Since the creation of the Osa refuge, a number of key threats that impact frog populations around the world have been locally eliminated or kept in check. Non-native species that might out-compete or prey upon native amphibians have yet to become a problem. The practice of poaching for the international exotic pet trade, once common, appears to have been reduced dramatically with the creation of new laws protecting wildlife and greater awareness of the economic value of local biodiversity. Commercial logging has ended within the refuge. The absence of mining or significant agriculture has left the surface water free of heavy metals or pesticides.
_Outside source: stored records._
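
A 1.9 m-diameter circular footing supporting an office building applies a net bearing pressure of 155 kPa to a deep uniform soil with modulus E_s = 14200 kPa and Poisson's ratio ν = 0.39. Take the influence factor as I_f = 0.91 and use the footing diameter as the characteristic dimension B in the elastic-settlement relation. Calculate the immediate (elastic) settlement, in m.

S_e ≈ 0.016 m

Immediate (elastic) settlement: S_e = q·B·(1−ν²)/E_s · I_f.
S_e = 155 × 1.9 × (1 − 0.39²) / 14200 × 0.91
    = 155 × 1.9 × 0.8479 / 14200 × 0.91
    = 0.016 m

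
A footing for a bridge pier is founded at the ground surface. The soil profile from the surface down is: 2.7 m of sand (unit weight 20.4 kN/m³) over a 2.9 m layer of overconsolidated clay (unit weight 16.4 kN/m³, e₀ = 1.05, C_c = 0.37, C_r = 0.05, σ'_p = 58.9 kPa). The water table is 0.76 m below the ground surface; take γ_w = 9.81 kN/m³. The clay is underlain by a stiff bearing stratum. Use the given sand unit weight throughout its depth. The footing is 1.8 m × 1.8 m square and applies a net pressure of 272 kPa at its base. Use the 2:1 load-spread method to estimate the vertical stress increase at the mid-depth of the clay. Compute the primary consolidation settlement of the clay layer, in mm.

S_c ≈ 48.7 mm

Mid-depth of clay below the ground surface: z = 2.7 + 2.9/2 = 4.15 m.
Total vertical stress at mid-clay: σ_v = 20.4×2.7 + 16.4×1.45 = 78.86 kPa.
Pore pressure: u = 9.81×(4.15 − 0.76) = 33.256 kPa.
Initial effective stress: σ'_0 = σ_v − u = 78.86 − 33.256 = 45.604 kPa.
Stress increase at mid-clay by the 2:1 spreading method:
Δσ = qBL/((B+z)(L+z)) = 272×1.8×1.8/((1.8+4.15)(1.8+4.15)) = 24.893 kPa
Final effective stress: σ'_f = 45.604 + 24.893 = 70.497 kPa.
σ'_f = 70.497 > σ'_p = 58.9 kPa, so the stress path crosses the preconsolidation pressure — recompression up to σ'_p, then virgin compression beyond:
S_c = H/(1+e₀)·[C_r·log₁₀(σ'_p/σ'_0) + C_c·log₁₀(σ'_f/σ'_p)]
    = 2.9/2.05 × [0.05×log₁₀(58.9/45.604) + 0.37×log₁₀(70.497/58.9)]
    = 1.4146 × [0.0055556 + 0.02888] = 0.04871 m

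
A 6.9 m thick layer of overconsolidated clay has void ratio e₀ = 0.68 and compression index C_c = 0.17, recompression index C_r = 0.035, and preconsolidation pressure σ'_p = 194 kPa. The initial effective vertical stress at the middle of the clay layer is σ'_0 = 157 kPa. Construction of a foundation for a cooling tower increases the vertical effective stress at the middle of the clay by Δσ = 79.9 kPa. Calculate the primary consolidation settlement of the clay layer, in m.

S_c ≈ 0.0738 m

Final effective stress: σ'_f = 157 + 79.9 = 236.9 kPa.
σ'_f = 236.9 > σ'_p = 194 kPa, so the stress path crosses the preconsolidation pressure — recompression up to σ'_p, then virgin compression beyond:
S_c = H/(1+e₀)·[C_r·log₁₀(σ'_p/σ'_0) + C_c·log₁₀(σ'_f/σ'_p)]
    = 6.9/1.68 × [0.035×log₁₀(194/157) + 0.17×log₁₀(236.9/194)]
    = 4.1071 × [0.0032166 + 0.01475] = 0.07379 m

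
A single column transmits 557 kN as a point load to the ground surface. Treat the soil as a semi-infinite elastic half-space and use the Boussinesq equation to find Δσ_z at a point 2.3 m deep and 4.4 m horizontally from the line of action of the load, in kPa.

Boussinesq vertical stress below a point load on an elastic half-space:
Δσ_z = 3P/(2πz²) · [1 + (r/z)²]^(−5/2)
r/z = 4.4/2.3 = 1.913; [1+(r/z)²]^(−5/2) = 0.021335.
Δσ_z = 3×557/(2π×2.3²) × 0.021335 = 50.274 × 0.021335 = 1.073 kPa

Δσ_z ≈ 1.07 kPa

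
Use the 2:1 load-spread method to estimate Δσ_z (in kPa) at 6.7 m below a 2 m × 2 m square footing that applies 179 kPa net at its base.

Δσ_z ≈ 9.46 kPa

By the 2:1 method the load spreads at 1 horizontal : 2 vertical, so at depth z the loaded area has grown by z in each plan dimension:
Δσ = qBL/((B+z)(L+z)) = 179×2×2/((2+6.7)(2+6.7)) = 9.4596 kPa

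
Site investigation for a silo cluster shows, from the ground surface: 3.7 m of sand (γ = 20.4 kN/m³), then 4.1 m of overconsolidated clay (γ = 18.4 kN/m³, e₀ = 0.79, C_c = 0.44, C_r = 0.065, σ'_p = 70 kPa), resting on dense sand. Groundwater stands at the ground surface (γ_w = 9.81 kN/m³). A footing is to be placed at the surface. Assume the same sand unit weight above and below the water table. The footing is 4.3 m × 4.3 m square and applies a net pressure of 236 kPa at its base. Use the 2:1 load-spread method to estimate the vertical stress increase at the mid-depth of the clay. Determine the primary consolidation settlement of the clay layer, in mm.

Mid-depth of clay below the ground surface: z = 3.7 + 4.1/2 = 5.75 m.
Total vertical stress at mid-clay: σ_v = 20.4×3.7 + 18.4×2.05 = 113.2 kPa.
Pore pressure: u = 9.81×(5.75 − 0) = 56.408 kPa.
Initial effective stress: σ'_0 = σ_v − u = 113.2 − 56.408 = 56.792 kPa.
Stress increase at mid-clay by the 2:1 spreading method:
Δσ = qBL/((B+z)(L+z)) = 236×4.3×4.3/((4.3+5.75)(4.3+5.75)) = 43.203 kPa
Final effective stress: σ'_f = 56.792 + 43.203 = 99.995 kPa.
σ'_f = 99.995 > σ'_p = 70 kPa, so the stress path crosses the preconsolidation pressure — recompression up to σ'_p, then virgin compression beyond:
S_c = H/(1+e₀)·[C_r·log₁₀(σ'_p/σ'_0) + C_c·log₁₀(σ'_f/σ'_p)]
    = 4.1/1.79 × [0.065×log₁₀(70/56.792) + 0.44×log₁₀(99.995/70)]
    = 2.2905 × [0.0059027 + 0.068147] = 0.1696 m

S_c ≈ 170 mm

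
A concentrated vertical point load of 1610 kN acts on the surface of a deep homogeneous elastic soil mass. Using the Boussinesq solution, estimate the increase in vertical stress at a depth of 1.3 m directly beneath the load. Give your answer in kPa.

Boussinesq vertical stress below a point load on an elastic half-space:
Δσ_z = 3P/(2πz²) · [1 + (r/z)²]^(−5/2)
r/z = 0/1.3 = 0; [1+(r/z)²]^(−5/2) = 1.
Δσ_z = 3×1610/(2π×1.3²) × 1 = 454.86 × 1 = 454.9 kPa

Δσ_z ≈ 455 kPa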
Elsewhere, runoff of agricultural fertilizer and livestock waste into rivers and lakes leads to algae blooms and a resulting explosion in populations of aquatic snails that are a key vector for trematode worms responsible for debilitating deformities in frogs.

The Osa frogs obviously benefit from the health of the ecosystem, in general, but Conservación Osa and local land owners also have taken measures to encourage favorable conditions. "My impression is that we've been seeing greater numbers and diversity of amphibians at El Remanso in part due to various practices we've put in place," says Daniel Gehring, who has landscaped the area around the lodge with native plants favorable to the frogs and has created a small frog pond. Of course, the healthy rain-forest ecosystem does the bulk of the work, and for any visitor here it's an inescapable fact that the frog species are present in great abundance.

Within two days of my first outing with Rinaldo Mulder, I had encountered a dozen different frog species on my walks through the forest. Within five days, I had found 15 Golfo Dulce poison dart frogs on the banks of the creeks.

"We used to see them only in one particular spot, but now we find them at various locations in several creeks," says Mulder. He added that a biologist who visited recently managed to document 30 different amphibian species during a single nighttime walk. Some of the native species include the "gaudy" red-eyed tree frog, masked tree frog, gladiator tree frog, cane toad, rain frog, glass frog and two more species of colorful poison dart frog—the green-and-black and the granular, the latter of which is often described as a red frog wearing green tights. By the way, poison dart frogs don't bite and are perfectly safe to photograph up close, but you wouldn't want to lick one.